Légendes et curiosités des métiers
Par Paul Sébillot - Paris 1894
Si un de vos ancêtres est meunier, boulanger, pâtissier, boucher, fileuse, tisserand, ouvrière en gaze, cordier, tailleur, couturière, dentellière, modiste, lavandière, blanchisseuse, cordonnier, chapelier, coiffeur, tailleur de pierre, maçon, couvreur, charpentier, menuisier, boisier, sabotier, tonnelier, charron, tourneur, peintre, vitrier, doreur, bûcheron, charbonnier, forgeron, chaudronnier, serrurier, cloutier ou imprimeur, l'ouvrage de M. Sébillot vous intéressera très certainement.
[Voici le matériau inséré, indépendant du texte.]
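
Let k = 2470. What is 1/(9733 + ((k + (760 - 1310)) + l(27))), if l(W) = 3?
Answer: 1/11656 ≈ 8.5793e-5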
Orné de 220 gravures, mal reproduites dans la version mise en ligne par Gallica, l'ouvrage porte sur l'histoire familière des métiers d'ouvriers. L'auteur checrhe à combler un vide qu'il a constaté lors de ses études sur les traditions populaire : les traditionnistes de son époque se sont plus attachés à décrire les paysans, parfois les marins, que les ouvriers, dit-il.
Une longue enquête, la lecture de nombreux ouvrages, l'écoute des uns et des autres ont permis à l'auteur d'aller à la rencontre des artisans, de leurs coutumes, des légendes attachées à leur métier et de tout ce qui en régit la bonne conduite. Proverbes, chansons, contes, cérémonies, compagnonnage, croyances populaires et nombreuses anecdotes jalonnent les chapitres consacrés à un métier. Les sources bibliographiques, pour chaque métier, sont présentées en fin de chapitre.
Une fable turque à propos des charpentiers :
Un charpentier glissa, bien contre son gré, du haut du toit dans la rue ; dans sa chute il tomba sur un passant qui fut tué du coup. Le fils du mort appelle le charpentier en justice, réclamant contre lui l'application de la peine du talion pour le meurtre commis par lui. Le juge entend l'affaire et prononce aussitôt l'arrêt suivant : Conformément à la loi sacrée, nous décidons que tu monteras sur la maison dont il s'agit ; le charpentier se tiendra à l'endroit même où se trouvait feu ton père au moment de sa mort, et tu te laisseras choir du haut du toit sur le défendeur. Ainsi sera-t-il mis à mort comme l'ordonne la loi.
Et qui n'a pas, un jour, rencontré un tisserand dans sa généalogie ?
La plupart des surnoms que portent les tisserands font allusion à la posture de ces artisans, que leur métier oblige à être toujours assis ; à Rennes, on les appelait autrefois "culs branoux" (malpropres), sobriquet qui rappelle celui de "culs gras", que portent encore les gens de Marey-sur-Tille (Côte-d'Or), village où l'on tissait les draps au siècle dernier ; à Troyes, ce sont des "culs brassés" (secoués) ; en Haute-Bretagne, des "culs de châ" ; le châ est une sorte de bouillie d'avoine que l'on met sur la traine pour faire la toiel. C'est l'emploi de cette substance qui a donné lieu à ce dicton ironique : "Sans le pot de colle, le tessier serait noble".